Lawyers and investment bankers involved in setting up structured products such as asset backed commercial paper, CDOs, CMBS and CLOs often strive to achieve “bankruptcy remoteness” for the vehicle issuing the product (typically a bond) purchased by the market. Investors in such products want to ensure that the issuer of the bonds is removed from the potential liabilities of originators and sponsors. In addition, any bankruptcy of the issuer may interrupt or delay the pass through of cash flows to third party investors.

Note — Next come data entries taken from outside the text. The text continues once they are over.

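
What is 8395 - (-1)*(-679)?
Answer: 7716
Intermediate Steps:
8395 - (-1)*(-679) = 8395 - 1*679 = 8395 - 679 = 7716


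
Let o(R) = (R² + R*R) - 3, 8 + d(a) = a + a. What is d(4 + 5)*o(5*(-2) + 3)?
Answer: 950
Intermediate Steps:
d(a) = -8 + 2*a (d(a) = -8 + (a + a) = -8 + 2*a)
o(R) = -3 + 2*R² (o(R) = (R² + R²) - 3 = 2*R² - 3 = -3 + 2*R²)
d(4 + 5)*o(5*(-2) + 3) = (-8 + 2*(4 + 5))*(-3 + 2*(5*(-2) + 3)²) = (-8 + 2*9)*(-3 + 2*(-10 + 3)²) = (-8 + 18)*(-3 + 2*(-7)²) = 10*(-3 + 2*49) = 10*(-3 + 98) = 10*95 = 950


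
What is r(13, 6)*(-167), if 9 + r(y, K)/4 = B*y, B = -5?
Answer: 49432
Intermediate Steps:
r(y, K) = -36 - 20*y (r(y, K) = -36 + 4*(-5*y) = -36 - 20*y)
r(13, 6)*(-167) = (-36 - 20*13)*(-167) = (-36 - 260)*(-167) = -296*(-167) = 49432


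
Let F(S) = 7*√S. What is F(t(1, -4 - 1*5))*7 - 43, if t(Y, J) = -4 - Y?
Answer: -43 + 49*I*√5 ≈ -43.0 + 109.57*I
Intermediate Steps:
F(t(1, -4 - 1*5))*7 - 43 = (7*√(-4 - 1*1))*7 - 43 = (7*√(-4 - 1))*7 - 43 = (7*√(-5))*7 - 43 = (7*(I*√5))*7 - 43 = (7*I*√5)*7 - 43 = 49*I*√5 - 43 = -43 + 49*I*√5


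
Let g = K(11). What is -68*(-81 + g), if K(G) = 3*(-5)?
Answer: 6528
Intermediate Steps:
K(G) = -15
g = -15
-68*(-81 + g) = -68*(-81 - 15) = -68*(-96) = 6528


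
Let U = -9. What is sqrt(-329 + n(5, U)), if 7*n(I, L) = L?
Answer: 34*I*sqrt(14)/7 ≈ 18.174*I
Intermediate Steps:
n(I, L) = L/7
sqrt(-329 + n(5, U)) = sqrt(-329 + (1/7)*(-9)) = sqrt(-329 - 9/7) = sqrt(-2312/7) = 34*I*sqrt(14)/7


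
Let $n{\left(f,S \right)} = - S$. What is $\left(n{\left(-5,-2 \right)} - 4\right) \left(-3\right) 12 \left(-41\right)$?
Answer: $-2952$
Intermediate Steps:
$\left(n{\left(-5,-2 \right)} - 4\right) \left(-3\right) 12 \left(-41\right) = \left(\left(-1\right) \left(-2\right) - 4\right) \left(-3\right) 12 \left(-41\right) = \left(2 - 4\right) \left(-3\right) 12 \left(-41\right) = \left(-2\right) \left(-3\right) 12 \left(-41\right) = 6 \cdot 12 \left(-41\right) = 72 \left(-41\right) = -2952$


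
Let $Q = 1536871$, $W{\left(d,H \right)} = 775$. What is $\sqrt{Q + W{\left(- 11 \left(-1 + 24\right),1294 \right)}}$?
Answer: $\sqrt{1537646} \approx 1240.0$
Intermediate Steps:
$\sqrt{Q + W{\left(- 11 \left(-1 + 24\right),1294 \right)}} = \sqrt{1536871 + 775} = \sqrt{1537646}$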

A bankruptcy trustee’s or liquidator’s costs are likely to be considerable and will erode some of the recoveries to the investors. Issuers are therefore generally structured to avoid bankruptcy. If a default occurs, the payments of the bonds will usually continue in accordance with a waterfall to reflect the agreed seniority of the bonds until all the assets have been expended – or at least, that is the theory.

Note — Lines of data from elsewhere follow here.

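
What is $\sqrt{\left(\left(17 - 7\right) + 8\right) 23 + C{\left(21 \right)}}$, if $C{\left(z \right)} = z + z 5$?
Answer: $6 \sqrt{15} \approx 23.238$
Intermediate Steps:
$C{\left(z \right)} = 6 z$ ($C{\left(z \right)} = z + 5 z = 6 z$)
$\sqrt{\left(\left(17 - 7\right) + 8\right) 23 + C{\left(21 \right)}} = \sqrt{\left(\left(17 - 7\right) + 8\right) 23 + 6 \cdot 21} = \sqrt{\left(10 + 8\right) 23 + 126} = \sqrt{18 \cdot 23 + 126} = \sqrt{414 + 126} = \sqrt{540} = 6 \sqrt{15}$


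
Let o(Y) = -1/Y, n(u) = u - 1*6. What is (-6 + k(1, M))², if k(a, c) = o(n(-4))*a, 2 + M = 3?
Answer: 3481/100 ≈ 34.810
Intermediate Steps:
M = 1 (M = -2 + 3 = 1)
n(u) = -6 + u (n(u) = u - 6 = -6 + u)
k(a, c) = a/10 (k(a, c) = (-1/(-6 - 4))*a = (-1/(-10))*a = (-1*(-⅒))*a = a/10)
(-6 + k(1, M))² = (-6 + (⅒)*1)² = (-6 + ⅒)² = (-59/10)² = 3481/100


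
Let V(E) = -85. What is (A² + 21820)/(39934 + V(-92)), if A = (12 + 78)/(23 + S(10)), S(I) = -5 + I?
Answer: 4278745/7810404 ≈ 0.54783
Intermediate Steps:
A = 45/14 (A = (12 + 78)/(23 + (-5 + 10)) = 90/(23 + 5) = 90/28 = 90*(1/28) = 45/14 ≈ 3.2143)
(A² + 21820)/(39934 + V(-92)) = ((45/14)² + 21820)/(39934 - 85) = (2025/196 + 21820)/39849 = (4278745/196)*(1/39849) = 4278745/7810404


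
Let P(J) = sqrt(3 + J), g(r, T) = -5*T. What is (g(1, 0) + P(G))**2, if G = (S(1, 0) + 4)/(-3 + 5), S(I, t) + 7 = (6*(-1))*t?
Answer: 3/2 ≈ 1.5000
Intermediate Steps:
S(I, t) = -7 - 6*t (S(I, t) = -7 + (6*(-1))*t = -7 - 6*t)
G = -3/2 (G = ((-7 - 6*0) + 4)/(-3 + 5) = ((-7 + 0) + 4)/2 = (-7 + 4)*(1/2) = -3*1/2 = -3/2 ≈ -1.5000)
(g(1, 0) + P(G))**2 = (-5*0 + sqrt(3 - 3/2))**2 = (0 + sqrt(3/2))**2 = (0 + sqrt(6)/2)**2 = (sqrt(6)/2)**2 = 3/2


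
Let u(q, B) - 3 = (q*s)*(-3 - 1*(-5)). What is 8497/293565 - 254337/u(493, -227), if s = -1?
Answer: 74672793956/288574395 ≈ 258.76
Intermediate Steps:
u(q, B) = 3 - 2*q (u(q, B) = 3 + (q*(-1))*(-3 - 1*(-5)) = 3 + (-q)*(-3 + 5) = 3 - q*2 = 3 - 2*q)
8497/293565 - 254337/u(493, -227) = 8497/293565 - 254337/(3 - 2*493) = 8497*(1/293565) - 254337/(3 - 986) = 8497/293565 - 254337/(-983) = 8497/293565 - 254337*(-1/983) = 8497/293565 + 254337/983 = 74672793956/288574395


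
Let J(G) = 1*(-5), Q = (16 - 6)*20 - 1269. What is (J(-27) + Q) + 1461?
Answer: 387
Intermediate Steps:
Q = -1069 (Q = 10*20 - 1269 = 200 - 1269 = -1069)
J(G) = -5
(J(-27) + Q) + 1461 = (-5 - 1069) + 1461 = -1074 + 1461 = 387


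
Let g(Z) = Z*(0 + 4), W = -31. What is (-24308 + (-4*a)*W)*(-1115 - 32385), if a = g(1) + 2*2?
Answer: 781086000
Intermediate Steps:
g(Z) = 4*Z (g(Z) = Z*4 = 4*Z)
a = 8 (a = 4*1 + 2*2 = 4 + 4 = 8)
(-24308 + (-4*a)*W)*(-1115 - 32385) = (-24308 - 4*8*(-31))*(-1115 - 32385) = (-24308 - 32*(-31))*(-33500) = (-24308 + 992)*(-33500) = -23316*(-33500) = 781086000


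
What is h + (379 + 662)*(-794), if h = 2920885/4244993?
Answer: -3508713023237/4244993 ≈ -8.2655e+5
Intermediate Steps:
h = 2920885/4244993 (h = 2920885*(1/4244993) = 2920885/4244993 ≈ 0.68808)
h + (379 + 662)*(-794) = 2920885/4244993 + (379 + 662)*(-794) = 2920885/4244993 + 1041*(-794) = 2920885/4244993 - 826554 = -3508713023237/4244993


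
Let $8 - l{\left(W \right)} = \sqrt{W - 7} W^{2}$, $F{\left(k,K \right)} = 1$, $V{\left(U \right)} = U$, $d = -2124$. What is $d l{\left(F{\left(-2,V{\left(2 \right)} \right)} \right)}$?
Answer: $-16992 + 2124 i \sqrt{6} \approx -16992.0 + 5202.7 i$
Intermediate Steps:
$l{\left(W \right)} = 8 - W^{2} \sqrt{-7 + W}$ ($l{\left(W \right)} = 8 - \sqrt{W - 7} W^{2} = 8 - \sqrt{-7 + W} W^{2} = 8 - W^{2} \sqrt{-7 + W}$)
$d l{\left(F{\left(-2,V{\left(2 \right)} \right)} \right)} = - 2124 \left(8 - 1^{2} \sqrt{-7 + 1}\right) = - 2124 \left(8 - 1 \sqrt{-6}\right) = - 2124 \left(8 - 1 i \sqrt{6}\right) = - 2124 \left(8 - i \sqrt{6}\right) = -16992 + 2124 i \sqrt{6}$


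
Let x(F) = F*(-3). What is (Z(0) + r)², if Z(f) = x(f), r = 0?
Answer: 0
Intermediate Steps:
x(F) = -3*F
Z(f) = -3*f
(Z(0) + r)² = (-3*0 + 0)² = (0 + 0)² = 0² = 0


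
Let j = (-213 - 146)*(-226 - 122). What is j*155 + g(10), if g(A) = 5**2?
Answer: 19364485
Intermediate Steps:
g(A) = 25
j = 124932 (j = -359*(-348) = 124932)
j*155 + g(10) = 124932*155 + 25 = 19364460 + 25 = 19364485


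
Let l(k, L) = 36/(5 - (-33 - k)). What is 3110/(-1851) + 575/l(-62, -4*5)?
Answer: -712660/1851 ≈ -385.01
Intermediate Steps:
l(k, L) = 36/(38 + k) (l(k, L) = 36/(5 + (33 + k)) = 36/(38 + k))
3110/(-1851) + 575/l(-62, -4*5) = 3110/(-1851) + 575/((36/(38 - 62))) = 3110*(-1/1851) + 575/((36/(-24))) = -3110/1851 + 575/((36*(-1/24))) = -3110/1851 + 575/(-3/2) = -3110/1851 + 575*(-2/3) = -3110/1851 - 1150/3 = -712660/1851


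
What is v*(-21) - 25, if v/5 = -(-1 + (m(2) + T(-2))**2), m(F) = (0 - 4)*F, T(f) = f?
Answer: 10370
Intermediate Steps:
m(F) = -4*F
v = -495 (v = 5*(-(-1 + (-4*2 - 2)**2)) = 5*(-(-1 + (-8 - 2)**2)) = 5*(-(-1 + (-10)**2)) = 5*(-(-1 + 100)) = 5*(-1*99) = 5*(-99) = -495)
v*(-21) - 25 = -495*(-21) - 25 = 10395 - 25 = 10370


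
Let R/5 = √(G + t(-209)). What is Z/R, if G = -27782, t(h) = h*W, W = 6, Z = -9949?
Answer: 9949*I*√7259/72590 ≈ 11.677*I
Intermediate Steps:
t(h) = 6*h (t(h) = h*6 = 6*h)
R = 10*I*√7259 (R = 5*√(-27782 + 6*(-209)) = 5*√(-27782 - 1254) = 5*√(-29036) = 5*(2*I*√7259) = 10*I*√7259 ≈ 852.0*I)
Z/R = -9949*(-I*√7259/72590) = -(-9949)*I*√7259/72590 = 9949*I*√7259/72590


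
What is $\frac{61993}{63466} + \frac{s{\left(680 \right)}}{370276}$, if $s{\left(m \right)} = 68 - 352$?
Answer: $\frac{5734123931}{5874984154} \approx 0.97602$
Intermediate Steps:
$s{\left(m \right)} = -284$ ($s{\left(m \right)} = 68 - 352 = -284$)
$\frac{61993}{63466} + \frac{s{\left(680 \right)}}{370276} = \frac{61993}{63466} - \frac{284}{370276} = 61993 \cdot \frac{1}{63466} - \frac{71}{92569} = \frac{61993}{63466} - \frac{71}{92569} = \frac{5734123931}{5874984154}$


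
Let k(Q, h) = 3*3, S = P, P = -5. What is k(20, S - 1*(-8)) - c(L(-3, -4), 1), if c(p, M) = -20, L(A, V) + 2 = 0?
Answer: 29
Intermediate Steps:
L(A, V) = -2 (L(A, V) = -2 + 0 = -2)
S = -5
k(Q, h) = 9
k(20, S - 1*(-8)) - c(L(-3, -4), 1) = 9 - 1*(-20) = 9 + 20 = 29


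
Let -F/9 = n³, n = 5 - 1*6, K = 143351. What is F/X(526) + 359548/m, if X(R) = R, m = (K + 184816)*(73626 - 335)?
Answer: 30950615803/1807312525146 ≈ 0.017125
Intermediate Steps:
m = 24051687597 (m = (143351 + 184816)*(73626 - 335) = 328167*73291 = 24051687597)
n = -1 (n = 5 - 6 = -1)
F = 9 (F = -9*(-1)³ = -9*(-1) = 9)
F/X(526) + 359548/m = 9/526 + 359548/24051687597 = 9*(1/526) + 359548*(1/24051687597) = 9/526 + 51364/3435955371 = 30950615803/1807312525146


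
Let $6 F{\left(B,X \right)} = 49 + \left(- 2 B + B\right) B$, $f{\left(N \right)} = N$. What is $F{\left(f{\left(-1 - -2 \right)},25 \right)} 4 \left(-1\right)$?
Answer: $-32$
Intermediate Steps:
$F{\left(B,X \right)} = \frac{49}{6} - \frac{B^{2}}{6}$ ($F{\left(B,X \right)} = \frac{49 + \left(- 2 B + B\right) B}{6} = \frac{49 + - B B}{6} = \frac{49 - B^{2}}{6} = \frac{49}{6} - \frac{B^{2}}{6}$)
$F{\left(f{\left(-1 - -2 \right)},25 \right)} 4 \left(-1\right) = \left(\frac{49}{6} - \frac{\left(-1 - -2\right)^{2}}{6}\right) 4 \left(-1\right) = \left(\frac{49}{6} - \frac{\left(-1 + 2\right)^{2}}{6}\right) \left(-4\right) = \left(\frac{49}{6} - \frac{1^{2}}{6}\right) \left(-4\right) = \left(\frac{49}{6} - \frac{1}{6}\right) \left(-4\right) = 8 \left(-4\right) = -32$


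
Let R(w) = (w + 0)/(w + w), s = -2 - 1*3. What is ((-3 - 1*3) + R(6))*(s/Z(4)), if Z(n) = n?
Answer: 55/8 ≈ 6.8750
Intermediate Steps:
s = -5 (s = -2 - 3 = -5)
R(w) = 1/2 (R(w) = w/((2*w)) = w*(1/(2*w)) = 1/2)
((-3 - 1*3) + R(6))*(s/Z(4)) = ((-3 - 1*3) + 1/2)*(-5/4) = ((-3 - 3) + 1/2)*(-5*1/4) = (-6 + 1/2)*(-5/4) = -11/2*(-5/4) = 55/8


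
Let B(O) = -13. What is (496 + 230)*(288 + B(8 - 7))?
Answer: 199650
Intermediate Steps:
(496 + 230)*(288 + B(8 - 7)) = (496 + 230)*(288 - 13) = 726*275 = 199650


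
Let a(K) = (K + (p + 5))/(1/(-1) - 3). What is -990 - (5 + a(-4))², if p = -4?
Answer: -16369/16 ≈ -1023.1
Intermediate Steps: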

Two recent decisions, one at first instance in the UK’s Chancery Court, (ARM Asset Backed Securities S.A. [2013] EWHC 3351 (Ch) (9 October 2013)) taken together with an earlier decision this year, in the Supreme Court, (BNY Corporate Trustee Services Ltd and others v Eurosail-UK 2007-3BL PLC and others [2013] UKSC 28 (9 May 2013)), have cast doubt on whether the procedures put in place to achieve “bankruptcy remoteness” work in practice. These decisions are important as they are likely to have an impact on the rating agencies’ approach to rating structured products.